Pussy Hats, Politics, and Public Protest’s most valuable contribution lies in its thoughtful documentation of this tumultuous time and place in the recent past. . . . Perhaps what most excites me about this volume is the idea that future readers will pick it up and experience the complexity of fresh emotions and analysis that its authors share, which unfold alongside vivid primary source images.
As a project of documentation, these accounts will become even more important as the Women’s March fades into historic memory, which will inevitably flatten our understanding of it. Perhaps what most excites me about this volume is the idea that future readers will pick it up and experience the complexity of fresh emotions and analysis that its authors share, which unfold alongside vivid primary source images.
Pussy Hats, Politics, and Public Protest is a truly important and timely intervention that illustrates the many ways folklore scholarship can provide a valuable lens to understand politics and the public sphere. It will make a significant contribution to scholarship at the intersection of gender, politics, and folklore, as well as to conversations around kitchen tables, in neighborhood coffee shops, and in political forums.
Pussy Hats, Politics, and Public Protest is a necessary and compelling addition to folkloristics, the larger cultural conversation of the Trumpian era, and the critical ways in which creative expression is being employed in protests and, to a lesser degree, everyday life. This critically important work brings the conversation about festival, material culture, narrative, and other folkloric forms into the current political landscape in a profound and moving way.

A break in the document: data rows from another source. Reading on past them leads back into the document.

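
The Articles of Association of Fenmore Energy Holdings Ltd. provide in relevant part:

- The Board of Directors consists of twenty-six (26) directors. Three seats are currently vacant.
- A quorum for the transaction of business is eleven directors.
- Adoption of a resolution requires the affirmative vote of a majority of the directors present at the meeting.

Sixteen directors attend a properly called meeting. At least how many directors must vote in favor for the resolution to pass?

9

The resolution requires a majority of the directors present (16).
A majority of 16 is 9.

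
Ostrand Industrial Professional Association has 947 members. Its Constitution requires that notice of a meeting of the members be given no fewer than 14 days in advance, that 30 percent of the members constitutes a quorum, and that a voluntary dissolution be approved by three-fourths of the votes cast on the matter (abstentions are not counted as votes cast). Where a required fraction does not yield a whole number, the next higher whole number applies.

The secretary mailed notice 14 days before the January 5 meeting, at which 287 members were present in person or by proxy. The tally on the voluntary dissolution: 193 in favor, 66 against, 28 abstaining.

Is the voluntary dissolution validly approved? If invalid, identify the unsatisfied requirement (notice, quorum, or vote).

Notice: 14 days given; 14 required. Satisfied.
Quorum: 30% of 947 = 284.10, rounded up to 285; 287 present. Satisfied.
Vote: requires three-fourths of the votes cast (287 − 28 abstaining = 259); 3/4 of 259 = 194.25, rounded up to 195, so 195 needed; 193 in favor. Not satisfied.

Invalid — vote requirement not satisfied.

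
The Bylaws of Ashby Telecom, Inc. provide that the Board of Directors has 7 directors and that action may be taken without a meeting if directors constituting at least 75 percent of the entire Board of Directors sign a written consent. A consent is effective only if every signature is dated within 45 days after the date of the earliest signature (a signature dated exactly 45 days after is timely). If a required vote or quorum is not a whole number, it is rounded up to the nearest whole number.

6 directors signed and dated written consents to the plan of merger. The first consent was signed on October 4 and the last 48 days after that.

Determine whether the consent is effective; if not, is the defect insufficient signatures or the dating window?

Not effective — dating-window requirement not satisfied.

Signatures required: at least 75 percent of 7 — 3/4 of 7 = 5.25, rounded up to 6, so 6 needed; 6 signed. Sufficient.
Dating window: the latest signature is 48 days after the earliest; the limit is 45 days. Outside the window.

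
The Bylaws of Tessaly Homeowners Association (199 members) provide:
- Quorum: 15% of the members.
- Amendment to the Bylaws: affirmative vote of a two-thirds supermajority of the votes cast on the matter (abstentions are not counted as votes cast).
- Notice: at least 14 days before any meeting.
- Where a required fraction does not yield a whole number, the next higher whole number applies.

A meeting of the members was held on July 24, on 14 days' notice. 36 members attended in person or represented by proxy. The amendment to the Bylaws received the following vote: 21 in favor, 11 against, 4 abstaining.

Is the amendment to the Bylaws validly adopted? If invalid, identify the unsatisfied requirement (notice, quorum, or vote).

Notice: 14 days given; 14 required. Satisfied.
Quorum: 15% of 199 = 29.85, rounded up to 30; 36 present. Satisfied.
Vote: requires two-thirds of the votes cast (36 − 4 abstaining = 32); 2/3 of 32 = 21.33, rounded up to 22, so 22 needed; 21 in favor. Not satisfied.

Invalid — vote requirement not satisfied.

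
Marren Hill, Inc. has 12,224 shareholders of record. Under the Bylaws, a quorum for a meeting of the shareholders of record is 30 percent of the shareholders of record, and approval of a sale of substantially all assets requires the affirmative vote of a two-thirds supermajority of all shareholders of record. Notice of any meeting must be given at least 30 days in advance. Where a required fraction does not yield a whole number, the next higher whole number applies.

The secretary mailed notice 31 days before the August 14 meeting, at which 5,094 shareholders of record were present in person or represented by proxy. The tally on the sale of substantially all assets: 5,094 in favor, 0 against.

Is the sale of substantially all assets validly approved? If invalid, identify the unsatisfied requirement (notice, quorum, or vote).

Invalid — vote requirement not satisfied.

Notice: 31 days given; 30 required. Satisfied.
Quorum: 30% of 12,224 = 3,667.20, rounded up to 3,668; 5,094 present. Satisfied.
Vote: requires two-thirds of all shareholders of record (12,224); 2/3 of 12224 = 8149.33, rounded up to 8150, so 8,150 needed; 5,094 in favor. Not satisfied.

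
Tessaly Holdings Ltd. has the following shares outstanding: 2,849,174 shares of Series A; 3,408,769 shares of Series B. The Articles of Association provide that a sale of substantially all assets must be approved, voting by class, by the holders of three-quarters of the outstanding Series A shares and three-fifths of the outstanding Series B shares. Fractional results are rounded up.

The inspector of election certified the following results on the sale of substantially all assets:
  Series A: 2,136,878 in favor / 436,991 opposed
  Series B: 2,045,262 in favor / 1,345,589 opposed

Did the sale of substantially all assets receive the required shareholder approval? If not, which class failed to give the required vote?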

Rachelle Hope (Riki) Saltzman is executive director of the Oregon Folklife Network and lecturer in the University of Oregon’s Folklore and Public Culture program. Since 1982, Saltzman has worked as a public folklorist, most notably at the Iowa Arts Council and the Bureau of Florida Folklife Programs. Her publications have focused on foodways, festival and politics, cultural memory, ethnicity, and identity formation. She is author of A Lark for the Sake of Their Country: The 1926 General Strike Volunteers in Folklore and Memory, winner of the Wayland D. Hand Prize for Outstanding Book in Folklore and History from the American Folklore Society.